Tuesday, February 14 2012

Analysis

Bev fought the law and the law lost, thanks to FF's core values

By Kevin Myers

Wednesday June 27 2007

THERE is no rational, logical explanation for the behaviour of the Taoiseach and RTE in the Flynn affair. None, that is, which is communicable in a language which is based on an Anglophone empirical culture of logic and law.

No, you have to resort to a language which incorporates witchcraft to understand the insane magic of what is going on. If you try to get to grips with it by using the concepts of rule by parliament, trial by ones peers and loyalty to the state, you will get nowhere - it's like serving blancmange with a spanner.

Now, I should really continue this column in Port au Prince Creole, which is a more congenial medium in which to discuss the peculiar voodoo of this case, but, alas, I think that would be beyond us all. I will therefore confine myself to English, knowing that I will probably fail. Because the appalling Flynn woman isn't at the heart of this wretched affair, but Fianna Fail's core values.

It's quite easy to understand what makes the PDs, Labour and Fine Gael tick. These are parties which use the English language as it used in other countries. Allowing for certain codes which any group uses when they speak, the PD/L/FG vocabularies generally reflect the morality underlying their various positions. But the Fianna Fail mind is quite different. In that strange world, public words can be so utterly unrelated to private thoughts.

This dissonance between thought and word is one of the defining features of Fianna Fail culture. That culture often seems to celebrate the absence of reason, logic or common sense. De Valera's election speeches which saw him elected as Taoiseach half a dozen times were weary, impenetrable essays in moral bombast, predicated on two promises: the re-integration of the national territory, and the restoration of the Irish language.

Celebration

Now neither ambition was within the power of any government in Dublin. That didn't matter. The statement of these pieties had less to do with actual policy than a celebration of the Fianna Fail tribal identity; and that was of a conquered people who came to power.

Even today, Fianna Fail's morality is that of a conquered people, for whom law is a conqueror's instrument, and secret conspiracies the cultural norm. Loyalty, not law, is the abiding characteristic of the Fianna Fail family.

It what was made Tammany Hall the power-house of US politics. It enabled Richard Daly's electoral machine in Chicago to "disappear" ballot-boxes from Republican-voting areas, so stealing the election for John F Kennedy.
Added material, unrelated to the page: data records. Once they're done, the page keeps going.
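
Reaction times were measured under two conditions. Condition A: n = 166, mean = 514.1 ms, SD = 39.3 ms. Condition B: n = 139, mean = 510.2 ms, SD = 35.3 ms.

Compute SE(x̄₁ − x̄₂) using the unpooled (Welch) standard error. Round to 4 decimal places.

4.2742

SE₁ = s₁/√n₁ = 39.3/√166 = 3.0503; SE₂ = 35.3/√139 = 2.9941.
Independent samples, unequal variances: SE_diff = √(SE₁² + SE₂²) = √(9.30433009 + 8.96463481) = 4.2742.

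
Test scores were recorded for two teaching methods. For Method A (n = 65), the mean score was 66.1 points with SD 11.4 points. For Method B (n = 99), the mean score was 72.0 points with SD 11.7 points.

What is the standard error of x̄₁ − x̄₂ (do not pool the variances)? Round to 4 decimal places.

SE₁ = s₁/√n₁ = 11.4/√65 = 1.4140; SE₂ = 11.7/√99 = 1.1759.
Independent samples, unequal variances: SE_diff = √(SE₁² + SE₂²) = √(1.999396 + 1.38274081) = 1.8391.

1.8391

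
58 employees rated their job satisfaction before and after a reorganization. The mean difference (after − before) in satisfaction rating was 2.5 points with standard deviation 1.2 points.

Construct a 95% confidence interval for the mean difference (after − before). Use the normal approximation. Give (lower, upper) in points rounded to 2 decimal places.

Paired design: SE = s_d/√n = 1.2/√58 = 0.1576.
z* = 1.960; margin of error = 1.960 × 0.1576 = 0.3089.
2.5 ± 0.3089 → (2.19, 2.81).

(2.19, 2.81)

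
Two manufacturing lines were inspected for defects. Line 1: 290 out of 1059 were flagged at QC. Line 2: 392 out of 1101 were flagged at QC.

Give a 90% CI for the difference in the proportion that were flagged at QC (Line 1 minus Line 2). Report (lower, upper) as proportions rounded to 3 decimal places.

(-0.115, -0.049)

p̂₁ = 290/1059 = 0.2738 and p̂₂ = 392/1101 = 0.3560.
SE₁ = √(p̂₁(1−p̂₁)/n₁) = √(0.2738·0.7262/1059) = 0.01370; SE₂ = √(0.3560·0.6440/1101) = 0.01443.
Independent samples: SE of the difference = √(SE₁² + SE₂²) = √(0.00018769 + 0.0002082249) = 0.01990.
z* for 90% confidence is 1.645, so the margin of error is 1.645 × 0.01990 = 0.03274.
Point estimate p̂₁ − p̂₂ = 0.2738 − 0.3560 = -0.0822.
-0.0822 ± 0.03274 → (-0.115, -0.049).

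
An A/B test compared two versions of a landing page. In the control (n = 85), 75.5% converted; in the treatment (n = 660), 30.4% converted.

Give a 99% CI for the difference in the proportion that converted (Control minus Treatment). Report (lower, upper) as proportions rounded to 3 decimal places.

The two standard errors are √(0.7550×0.2450/85) = 0.04665 and √(0.3040×0.6960/660) = 0.01790.
Because the samples are independent, SE_diff = √(0.04665² + 0.01790²) = 0.04997.
Using z* = 2.576 for 99%, ME = 2.576 × 0.04997 = 0.12872.
p̂₁ − p̂₂ = 0.4510; interval 0.4510 ± 0.12872 gives (0.322, 0.580).

(0.322, 0.580)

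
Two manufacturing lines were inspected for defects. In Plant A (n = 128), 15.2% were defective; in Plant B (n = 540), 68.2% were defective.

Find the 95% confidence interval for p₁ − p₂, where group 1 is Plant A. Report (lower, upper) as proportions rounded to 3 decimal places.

Each SE is √(p̂(1−p̂)/n): √(0.1520·0.8480/128) = 0.03173 and √(0.6820·0.3180/540) = 0.02004.
SE(p̂₁ − p̂₂) = √(SE₁² + SE₂²) = √(0.0010067929 + 0.0004016016) = 0.03753, since the two samples are independent.
At 95% confidence z* = 1.960; margin = 1.960 × 0.03753 = 0.07356.
The difference is 0.1520 − 0.6820 = -0.5300, so the interval is -0.5300 ± 0.07356 = (-0.604, -0.456).

(-0.604, -0.456)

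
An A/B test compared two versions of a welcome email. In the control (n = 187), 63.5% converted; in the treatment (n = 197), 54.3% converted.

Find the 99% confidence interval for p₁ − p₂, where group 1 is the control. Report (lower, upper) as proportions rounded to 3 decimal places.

SE₁ = √(p̂₁(1−p̂₁)/n₁) = √(0.6350·0.3650/187) = 0.03521; SE₂ = √(0.5430·0.4570/197) = 0.03549.
Independent samples: SE of the difference = √(SE₁² + SE₂²) = √(0.0012397441 + 0.0012595401) = 0.04999.
z* for 99% confidence is 2.576, so the margin of error is 2.576 × 0.04999 = 0.12877.
Point estimate p̂₁ − p̂₂ = 0.6350 − 0.5430 = 0.0920.
0.0920 ± 0.12877 → (-0.037, 0.221).

(-0.037, 0.221)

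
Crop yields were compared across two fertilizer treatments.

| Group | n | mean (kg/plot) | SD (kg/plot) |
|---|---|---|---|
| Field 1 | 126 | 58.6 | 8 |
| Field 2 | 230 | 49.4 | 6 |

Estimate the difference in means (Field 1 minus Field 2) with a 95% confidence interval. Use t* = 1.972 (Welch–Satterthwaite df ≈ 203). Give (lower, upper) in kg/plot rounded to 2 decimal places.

Per-group SEs: s₁/√n₁ = 8/√126 = 0.7127, s₂/√n₂ = 6/√230 = 0.3956.
Unpooled SE of the difference: √(0.50794129 + 0.15649936) = 0.8151.
Margin of error = t* · SE = 1.972 × 0.8151 = 1.6074.
x̄₁ − x̄₂ = 58.6 − 49.4 = 9.2000.
CI: 9.2000 ± 1.6074 = (7.59, 10.81).

(7.59, 10.81)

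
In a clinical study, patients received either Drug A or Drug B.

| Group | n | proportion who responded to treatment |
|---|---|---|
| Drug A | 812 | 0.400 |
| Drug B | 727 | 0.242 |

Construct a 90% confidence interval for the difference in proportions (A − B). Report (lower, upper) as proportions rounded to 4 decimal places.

(0.1195, 0.1965)

Each SE is √(p̂(1−p̂)/n): √(0.4000·0.6000/812) = 0.01719 and √(0.2420·0.7580/727) = 0.01588.
SE(p̂₁ − p̂₂) = √(SE₁² + SE₂²) = √(0.0002954961 + 0.0002521744) = 0.02340, since the two samples are independent.
At 90% confidence z* = 1.645; margin = 1.645 × 0.02340 = 0.03849.
The difference is 0.4000 − 0.2420 = 0.1580, so the interval is 0.1580 ± 0.03849 = (0.1195, 0.1965).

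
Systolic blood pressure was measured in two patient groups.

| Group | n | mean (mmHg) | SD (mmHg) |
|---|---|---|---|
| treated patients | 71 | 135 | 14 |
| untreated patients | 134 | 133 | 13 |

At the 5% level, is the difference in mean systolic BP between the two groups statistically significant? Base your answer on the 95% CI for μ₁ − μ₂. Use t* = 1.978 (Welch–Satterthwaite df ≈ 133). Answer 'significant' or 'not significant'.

not significant

SE₁ = s₁/√n₁ = 14/√71 = 1.6615; SE₂ = 13/√134 = 1.1230.
Independent samples, unequal variances: SE_diff = √(SE₁² + SE₂²) = √(2.76058225 + 1.261129) = 2.0054.
t* = 1.978, so margin of error = 1.978 × 2.0054 = 3.9667.
Difference in means = 135 − 133 = 2.0000.
2.0000 ± 3.9667 → (-1.9667, 5.9667).
The interval (-1.9667, 5.9667) contains 0, so the difference is not significant.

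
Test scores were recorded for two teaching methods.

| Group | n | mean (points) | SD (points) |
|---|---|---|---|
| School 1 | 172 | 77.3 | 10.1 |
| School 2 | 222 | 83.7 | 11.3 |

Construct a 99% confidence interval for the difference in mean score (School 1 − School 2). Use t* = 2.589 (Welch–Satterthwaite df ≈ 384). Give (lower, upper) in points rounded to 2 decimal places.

Standard errors of each mean: 10.1/√172 = 0.7701 and 11.3/√222 = 0.7584.
SE(x̄₁ − x̄₂) = √(0.7701² + 0.7584²) = 1.0808 for independent samples with unequal variances.
With t* = 2.589, the margin is 2.589 × 1.0808 = 2.7982.
x̄₁ − x̄₂ = 77.3 − 83.7 = -6.4000; the interval is -6.4000 ± 2.7982 = (-9.20, -3.60).

(-9.20, -3.60)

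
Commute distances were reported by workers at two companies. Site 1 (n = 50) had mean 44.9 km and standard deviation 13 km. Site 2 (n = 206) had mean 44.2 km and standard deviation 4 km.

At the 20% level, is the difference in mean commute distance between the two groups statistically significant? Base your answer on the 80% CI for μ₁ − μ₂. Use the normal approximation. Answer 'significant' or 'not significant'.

SE₁ = s₁/√n₁ = 13/√50 = 1.8385; SE₂ = 4/√206 = 0.2787.
Independent samples, unequal variances: SE_diff = √(SE₁² + SE₂²) = √(3.38008225 + 0.07767369) = 1.8595.
z* = 1.282, so margin of error = 1.282 × 1.8595 = 2.3839.
Difference in means = 44.9 − 44.2 = 0.7000.
0.7000 ± 2.3839 → (-1.6839, 3.0839).
The interval (-1.6839, 3.0839) contains 0, so the difference is not significant.

not significant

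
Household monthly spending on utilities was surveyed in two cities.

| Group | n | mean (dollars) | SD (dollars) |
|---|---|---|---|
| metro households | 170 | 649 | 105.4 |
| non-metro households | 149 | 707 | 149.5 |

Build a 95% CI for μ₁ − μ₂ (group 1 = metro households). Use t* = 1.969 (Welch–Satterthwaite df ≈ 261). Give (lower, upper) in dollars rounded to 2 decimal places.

(-86.89, -29.11)

Per-group SEs: s₁/√n₁ = 105.4/√170 = 8.0838, s₂/√n₂ = 149.5/√149 = 12.2475.
Unpooled SE of the difference: √(65.34782244 + 150.00125625) = 14.6748.
Margin of error = t* · SE = 1.969 × 14.6748 = 28.8947.
x̄₁ − x̄₂ = 649 − 707 = -58.0000.
CI: -58.0000 ± 28.8947 = (-86.89, -29.11).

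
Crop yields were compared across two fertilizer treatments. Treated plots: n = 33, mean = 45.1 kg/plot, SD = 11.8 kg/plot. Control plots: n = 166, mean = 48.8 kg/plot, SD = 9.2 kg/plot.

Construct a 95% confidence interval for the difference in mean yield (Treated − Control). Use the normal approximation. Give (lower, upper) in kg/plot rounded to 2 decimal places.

(-7.96, 0.56)

Standard errors of each mean: 11.8/√33 = 2.0541 and 9.2/√166 = 0.7141.
SE(x̄₁ − x̄₂) = √(2.0541² + 0.7141²) = 2.1747 for independent samples with unequal variances.
With z* = 1.960, the margin is 1.960 × 2.1747 = 4.2624.
x̄₁ − x̄₂ = 45.1 − 48.8 = -3.7000; the interval is -3.7000 ± 4.2624 = (-7.96, 0.56).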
It was what enabled Michael Collins to sign a Treaty even as he was planning a new IRA campaign against the very Northern state his signature was recognising. For Michael Collins was culturally Fianna Fail; only the accidents of history, and the deft Machiavellian footwork of de Valera, placed Collins in the camp which in due course would evolve into Fine Gael. And that party's roots lie in the Anglo-Norman commercial and strong-farming class which remained true to the Old Faith during the Reformation.
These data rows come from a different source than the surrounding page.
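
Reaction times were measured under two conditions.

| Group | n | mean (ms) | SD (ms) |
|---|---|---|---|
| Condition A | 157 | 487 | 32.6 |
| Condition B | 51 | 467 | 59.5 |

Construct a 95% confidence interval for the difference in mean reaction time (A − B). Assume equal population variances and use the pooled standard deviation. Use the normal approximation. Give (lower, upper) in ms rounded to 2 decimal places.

(7.11, 32.89)

Pooled variance s_p² = [156·32.6² + 50·59.5²] / (157+51−2) = 1664.0925, so s_p = 40.7933.
SE_diff = s_p·√(1/n₁ + 1/n₂) = 40.7933·√(1/157 + 1/51) = 6.5748.
z* = 1.960; margin = 1.960 × 6.5748 = 12.8866.
Difference = 487 − 467 = 20.0000.
20.0000 ± 12.8866 → (7.11, 32.89).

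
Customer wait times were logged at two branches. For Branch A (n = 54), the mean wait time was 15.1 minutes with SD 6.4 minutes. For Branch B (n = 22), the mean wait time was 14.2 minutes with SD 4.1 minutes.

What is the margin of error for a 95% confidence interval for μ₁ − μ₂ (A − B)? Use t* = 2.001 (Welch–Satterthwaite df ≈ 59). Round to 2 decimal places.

Standard errors of each mean: 6.4/√54 = 0.8709 and 4.1/√22 = 0.8741.
SE(x̄₁ − x̄₂) = √(0.8709² + 0.8741²) = 1.2339 for independent samples with unequal variances.
With t* = 2.001, the margin is 2.001 × 1.2339 = 2.4690.

2.47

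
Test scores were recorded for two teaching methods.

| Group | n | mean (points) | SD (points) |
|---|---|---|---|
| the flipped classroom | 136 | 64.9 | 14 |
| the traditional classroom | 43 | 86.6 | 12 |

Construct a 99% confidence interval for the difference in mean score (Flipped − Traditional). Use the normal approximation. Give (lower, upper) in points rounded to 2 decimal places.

(-27.34, -16.06)

SE₁ = s₁/√n₁ = 14/√136 = 1.2005; SE₂ = 12/√43 = 1.8300.
Independent samples, unequal variances: SE_diff = √(SE₁² + SE₂²) = √(1.44120025 + 3.3489) = 2.1886.
z* = 2.576, so margin of error = 2.576 × 2.1886 = 5.6378.
Difference in means = 64.9 − 86.6 = -21.7000.
-21.7000 ± 5.6378 → (-27.34, -16.06).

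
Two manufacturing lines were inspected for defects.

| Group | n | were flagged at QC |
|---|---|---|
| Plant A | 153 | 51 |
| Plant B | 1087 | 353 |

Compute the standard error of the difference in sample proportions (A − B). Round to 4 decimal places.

p̂₁ = 51/153 = 0.3333 and p̂₂ = 353/1087 = 0.3247.
SE₁ = √(p̂₁(1−p̂₁)/n₁) = √(0.3333·0.6667/153) = 0.03811; SE₂ = √(0.3247·0.6753/1087) = 0.01420.
Independent samples: SE of the difference = √(SE₁² + SE₂²) = √(0.0014523721 + 0.00020164) = 0.04067.

0.0407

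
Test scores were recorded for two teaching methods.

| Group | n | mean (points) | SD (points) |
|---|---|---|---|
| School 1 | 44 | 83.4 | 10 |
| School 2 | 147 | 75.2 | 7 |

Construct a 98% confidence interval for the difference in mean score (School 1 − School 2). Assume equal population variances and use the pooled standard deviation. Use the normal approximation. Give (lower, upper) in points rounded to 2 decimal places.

Pooled variance s_p² = [43·10² + 146·7²] / (44+147−2) = 60.6032, so s_p = 7.7848.
SE_diff = s_p·√(1/n₁ + 1/n₂) = 7.7848·√(1/44 + 1/147) = 1.3378.
z* = 2.326; margin = 2.326 × 1.3378 = 3.1117.
Difference = 83.4 − 75.2 = 8.2000.
8.2000 ± 3.1117 → (5.09, 11.31).

(5.09, 11.31)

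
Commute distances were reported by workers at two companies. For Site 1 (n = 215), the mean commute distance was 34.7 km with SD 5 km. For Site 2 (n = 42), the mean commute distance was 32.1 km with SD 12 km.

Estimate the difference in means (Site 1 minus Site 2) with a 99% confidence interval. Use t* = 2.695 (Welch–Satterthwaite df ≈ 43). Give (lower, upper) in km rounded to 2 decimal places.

SE₁ = s₁/√n₁ = 5/√215 = 0.3410; SE₂ = 12/√42 = 1.8516.
Independent samples, unequal variances: SE_diff = √(SE₁² + SE₂²) = √(0.116281 + 3.42842256) = 1.8827.
t* = 2.695, so margin of error = 2.695 × 1.8827 = 5.0739.
Difference in means = 34.7 − 32.1 = 2.6000.
2.6000 ± 5.0739 → (-2.47, 7.67).

(-2.47, 7.67)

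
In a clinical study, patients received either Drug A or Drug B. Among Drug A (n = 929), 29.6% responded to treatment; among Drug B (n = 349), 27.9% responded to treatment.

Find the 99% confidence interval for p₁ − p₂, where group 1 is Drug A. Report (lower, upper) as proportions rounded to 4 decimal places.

(-0.0559, 0.0899)

Each SE is √(p̂(1−p̂)/n): √(0.2960·0.7040/929) = 0.01498 and √(0.2790·0.7210/349) = 0.02401.
SE(p̂₁ − p̂₂) = √(SE₁² + SE₂²) = √(0.0002244004 + 0.0005764801) = 0.02830, since the two samples are independent.
At 99% confidence z* = 2.576; margin = 2.576 × 0.02830 = 0.07290.
The difference is 0.2960 − 0.2790 = 0.0170, so the interval is 0.0170 ± 0.07290 = (-0.0559, 0.0899).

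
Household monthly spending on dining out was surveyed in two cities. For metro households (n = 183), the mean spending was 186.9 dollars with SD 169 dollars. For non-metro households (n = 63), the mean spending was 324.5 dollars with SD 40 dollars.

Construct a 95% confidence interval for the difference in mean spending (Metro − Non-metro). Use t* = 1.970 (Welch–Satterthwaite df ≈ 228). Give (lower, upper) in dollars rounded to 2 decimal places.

Standard errors of each mean: 169/√183 = 12.4928 and 40/√63 = 5.0395.
SE(x̄₁ − x̄₂) = √(12.4928² + 5.0395²) = 13.4710 for independent samples with unequal variances.
With t* = 1.970, the margin is 1.970 × 13.4710 = 26.5379.
x̄₁ − x̄₂ = 186.9 − 324.5 = -137.6000; the interval is -137.6000 ± 26.5379 = (-164.14, -111.06).

(-164.14, -111.06)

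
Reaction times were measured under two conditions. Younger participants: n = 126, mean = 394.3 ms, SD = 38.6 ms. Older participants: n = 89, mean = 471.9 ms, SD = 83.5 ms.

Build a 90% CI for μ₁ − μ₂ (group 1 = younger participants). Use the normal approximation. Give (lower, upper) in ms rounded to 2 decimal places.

Standard errors of each mean: 38.6/√126 = 3.4388 and 83.5/√89 = 8.8510.
SE(x̄₁ − x̄₂) = √(3.4388² + 8.8510²) = 9.4956 for independent samples with unequal variances.
With z* = 1.645, the margin is 1.645 × 9.4956 = 15.6203.
x̄₁ − x̄₂ = 394.3 − 471.9 = -77.6000; the interval is -77.6000 ± 15.6203 = (-93.22, -61.98).

(-93.22, -61.98)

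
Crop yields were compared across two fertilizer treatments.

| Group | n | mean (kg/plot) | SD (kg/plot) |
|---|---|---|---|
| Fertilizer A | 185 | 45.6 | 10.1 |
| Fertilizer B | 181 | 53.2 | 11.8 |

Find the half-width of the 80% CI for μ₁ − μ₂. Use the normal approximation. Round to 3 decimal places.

Per-group SEs: s₁/√n₁ = 10.1/√185 = 0.7426, s₂/√n₂ = 11.8/√181 = 0.8771.
Unpooled SE of the difference: √(0.55145476 + 0.76930441) = 1.1492.
Margin of error = z* · SE = 1.282 × 1.1492 = 1.4733.

1.473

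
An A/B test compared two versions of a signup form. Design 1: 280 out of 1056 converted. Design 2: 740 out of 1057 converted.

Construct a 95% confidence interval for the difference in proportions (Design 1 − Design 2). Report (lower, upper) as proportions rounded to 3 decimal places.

(-0.473, -0.397)

p̂₁ = 280/1056 = 0.2652 and p̂₂ = 740/1057 = 0.7001.
SE₁ = √(p̂₁(1−p̂₁)/n₁) = √(0.2652·0.7348/1056) = 0.01358; SE₂ = √(0.7001·0.2999/1057) = 0.01409.
Independent samples: SE of the difference = √(SE₁² + SE₂²) = √(0.0001844164 + 0.0001985281) = 0.01957.
z* for 95% confidence is 1.960, so the margin of error is 1.960 × 0.01957 = 0.03836.
Point estimate p̂₁ − p̂₂ = 0.2652 − 0.7001 = -0.4349.
-0.4349 ± 0.03836 → (-0.473, -0.397).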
So, perhaps rightly, Fianna Fail sees itself as the true voice of Irishness. The party is at bottom a political assertion of that - and those who guard that identity are not to be judged by lesser, imported concepts, such as the "law".

Sean Lemass, perhaps the shrewdest operator Irish politics has ever produced, spoke a key truth when he observed that Fianna Fail was only marginally a constitutional party. For he wasn't talking about the wilder republican fringes, whose opinions shaded into sympathy with Sinn Fein, but about the greater party's attitude to the entire corpus of law.

For law is not unconditionally binding to the Fianna Fail mind; it is accepted, but reluctantly, and even then, only provisionally. The vast majority of the gallimaufry of fraudsters, crooks, spivs, corner-boys, liars and pickpockets who have slunk through our many tribunals over the past decade have been identifiably Fianna Fail. This is so obvious that it is not even commented on - but it should be.

The tribunals are a devastating insight into a society without morals, whose political culture was created by Fianna Fail.

Words don't define that culture, so much as nods and winks, and the wad of fivers in the back pocket at Galway Races.

And the extreme, female embodiment of that culture is the unspeakable Flynn-woman, a proven liar, a fraudster, a creature of no integrity, and a traitor who, in any state with a clearly defined public morality, would be in jail.

But she has that quintessential Fianna Fail quality of supreme arrogance. She clearly feels that she is above the law. And by God, she's right. She bloody well is.

THIS much I understand. But what I do not understand is why RTE, at this precise juncture, would agree to clear the way for her return to public life by waiving half her legal debts for costs, thereby rescuing her from the bankruptcy which she so richly deserves.

And if in time she gets a junior ministry, will the PDs and the Greens continue to support a government which contains such a crook? If they do, then it really is time to emigrate.